NEW ORLEANS — The former head of a nonprofit created by Mayor LaToya Cantrell to pay for city welfare programs is now backing off his claims that illegitimate board members mismanaged public and private funds at the nonprofit, Forward Together New Orleans, after a judge ordered him Thursday to stop acting as if he still runs FTNO.
Although not a final judgment in the case, Orleans Parish Civil District Judge Nykesha Ervin-Knott was definitive in ruling that the board members who fired FTNO Executive Director Shaun Randolph in August were still on the board and had fired him properly, contrary to Randolph’s claims.
Randolph has created a separate Forward Together New Orleans website, changed FTNO’s corporate documents at the Secretary of State’s office and allegedly tried to seize control of the nonprofit’s bank account after he was fired. Ervin-Knott shot that down Thursday.
“I find you were in fact terminated on Aug. 17, therefore you do not have a right to claim you are still executive director,” Ervin-Knott said from the bench. “That website you put up, I’m going to order that you take that website down. I order that you no longer contact individuals purporting to be executive director.”
She also ordered Randolph to stop trying to access FTNO’s bank account at Liberty Bank, which contains about $1.5 million, including more than $1 million in city money. Liberty Bank froze that account in September after the New Orleans Inspector General issued a subpoena for financial records as a part of an investigation requested by the City Council.
But FTNO said Randolph tried to collect his payroll check and tried to convince Liberty Bank he still controlled the funds as recently as Oct. 1.
Meanwhile, the Cantrell administration is asking FTNO to return the city money the mayor sent under agreements she and Randolph signed in April to pay for the city’s job-training and gun-violence prevention programs.
Randolph said Thursday he doesn’t know if he will continue to fight.
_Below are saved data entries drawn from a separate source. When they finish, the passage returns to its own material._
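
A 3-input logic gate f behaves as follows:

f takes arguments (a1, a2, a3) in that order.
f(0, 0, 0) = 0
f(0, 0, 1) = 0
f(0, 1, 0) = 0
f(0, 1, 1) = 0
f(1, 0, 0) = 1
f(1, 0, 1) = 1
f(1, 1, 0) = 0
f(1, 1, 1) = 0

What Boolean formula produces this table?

f=1 on 2 inputs: (1,0,0), (1,0,1). Reading each as a conjunction of literals (a1·¬a2·¬a3, a1·¬a2·a3) and taking the OR gives the canonical DNF.

f(a1, a2, a3) = ((a1 AND NOT a2) AND NOT a3) OR ((a1 AND NOT a2) AND a3)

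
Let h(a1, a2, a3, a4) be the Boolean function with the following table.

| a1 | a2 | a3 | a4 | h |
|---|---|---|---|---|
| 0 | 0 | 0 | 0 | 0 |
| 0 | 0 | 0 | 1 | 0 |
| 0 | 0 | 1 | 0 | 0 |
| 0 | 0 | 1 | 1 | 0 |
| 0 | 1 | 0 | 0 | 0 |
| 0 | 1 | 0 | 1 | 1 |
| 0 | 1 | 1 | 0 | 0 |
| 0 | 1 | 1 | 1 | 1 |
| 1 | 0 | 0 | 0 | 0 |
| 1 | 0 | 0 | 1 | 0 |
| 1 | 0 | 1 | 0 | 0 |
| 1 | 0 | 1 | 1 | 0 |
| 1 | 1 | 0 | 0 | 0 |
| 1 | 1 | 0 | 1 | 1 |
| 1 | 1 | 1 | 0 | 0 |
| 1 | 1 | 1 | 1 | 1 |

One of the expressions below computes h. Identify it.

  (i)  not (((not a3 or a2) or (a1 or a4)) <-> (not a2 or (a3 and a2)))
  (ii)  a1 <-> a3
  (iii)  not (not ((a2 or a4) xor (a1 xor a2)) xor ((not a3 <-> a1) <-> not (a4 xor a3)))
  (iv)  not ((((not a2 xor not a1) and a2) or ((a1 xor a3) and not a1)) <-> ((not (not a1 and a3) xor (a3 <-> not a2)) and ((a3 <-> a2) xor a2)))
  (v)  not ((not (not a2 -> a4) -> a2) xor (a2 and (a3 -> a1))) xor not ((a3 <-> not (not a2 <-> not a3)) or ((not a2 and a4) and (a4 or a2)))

(i) fails at (0,0,1,0): the formula yields 1, h is 0.
(ii) fails at (0,0,0,0): the formula yields 1, h is 0.
(iv) fails at (0,0,0,0): the formula yields 1, h is 0.
(v) fails at (0,0,0,0): the formula yields 1, h is 0.
That leaves (iii). Evaluating it on every row reproduces the table of h exactly.

iii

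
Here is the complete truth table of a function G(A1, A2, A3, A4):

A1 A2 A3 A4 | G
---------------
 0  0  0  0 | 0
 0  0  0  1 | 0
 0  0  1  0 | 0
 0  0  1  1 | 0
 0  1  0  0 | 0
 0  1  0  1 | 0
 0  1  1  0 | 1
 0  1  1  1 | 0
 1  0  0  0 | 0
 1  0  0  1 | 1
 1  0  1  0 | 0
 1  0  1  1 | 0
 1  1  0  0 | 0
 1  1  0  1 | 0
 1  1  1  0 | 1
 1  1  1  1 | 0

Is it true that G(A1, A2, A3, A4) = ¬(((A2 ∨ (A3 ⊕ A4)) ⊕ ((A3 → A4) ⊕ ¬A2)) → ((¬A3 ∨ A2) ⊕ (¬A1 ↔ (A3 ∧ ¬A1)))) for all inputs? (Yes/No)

Yes

Check the formula against G row by row:
  A1=0, A2=0, A3=0, A4=0: formula gives 0, G = 0 ✓
  A1=0, A2=0, A3=0, A4=1: formula gives 0, G = 0 ✓
  A1=0, A2=0, A3=1, A4=0: formula gives 0, G = 0 ✓
  A1=0, A2=0, A3=1, A4=1: formula gives 0, G = 0 ✓
  …and likewise for the remaining 12 rows.
Every row agrees, so the formula is equivalent.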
Allen Miller, a lawyer for FTNO, said that if Randolph doesn’t answer the lawsuit in the next 21 days, FTNO will seek a default final judgment from Ervin-Knott to provide to Liberty Bank, so the bank will release the money in the account to the board members so they can return it to the city and private donors. He said at that point, FTNO plans to dissolve for good.
“The sad fact is that money is used to pay normal, everyday citizens in these programs and those people are not getting paid now,” Miller said in court.
According to documents filed in court, Randolph hired a New York attorney for $650 an hour in February, and the board chair, Kathleen Kennedy, didn’t learn about it until July. But Randolph said the attorney, Rudyard Ceres, did not represent him personally, so he went to court Thursday without a lawyer.
Appearing chastened in an interview after the hearing, Randolph said he didn’t know what he was doing and failed to object several times when he wish he had.
“I lost in court. I deserve to lose in court. Does that mean I'm a liar? Does that mean I did anything wrong, was a crook? No, I don't believe so,” Randolph said.
But he declined to answer questions about allegations reported by WWL-TV that he had tried similar attempts to seize the accounts of another charity in Florida after he was fired there in April. The station also reported he received an $80,000 salary to work full-time for FTNO while simultaneously running at least two other charities around the country.
And Randolph tried to back off the most serious claims he had made in emails to the Inspector General and City Council, alleging mismanagement of FTNO funds by the board members who hired and then fired him, Kennedy and board treasurer Eric Griggs.
“I've never said that they mismanaged funds. I said I'm aware of mismanagement of funds, not at FTNO,” he claimed Thursday, even though that’s contradicted by several public emails, including one he sent to City Council members in August stating, “City funds that were in the custody of Forward Together New Orleans have been stolen by individuals who are no longer affiliated with the organization,” referring to Kennedy, Griggs and former board member Silas Lee, who has consistently said he stepped down from the board in July.
Confronted about his earlier allegations against the board, Randolph now says he misunderstood what was happening when he tried to pay FTNO bills in September, a month after his firing, and received a message through an online banking system stating “payment failed.”
“I informed stakeholders, ‘I believe the account’s been drained.’ I didn't find out till later that (‘payment failed’) was popping up because of the frozen account,” he said in Thursday’s interview.
He still tried to argue after court that Kennedy and Griggs were properly replaced on the FTNO board in July. Asked why he didn’t press that argument in court, he said, “Because I suck at being a lawyer. I'm not a lawyer. I didn't know when to say, when to step in, what to do.”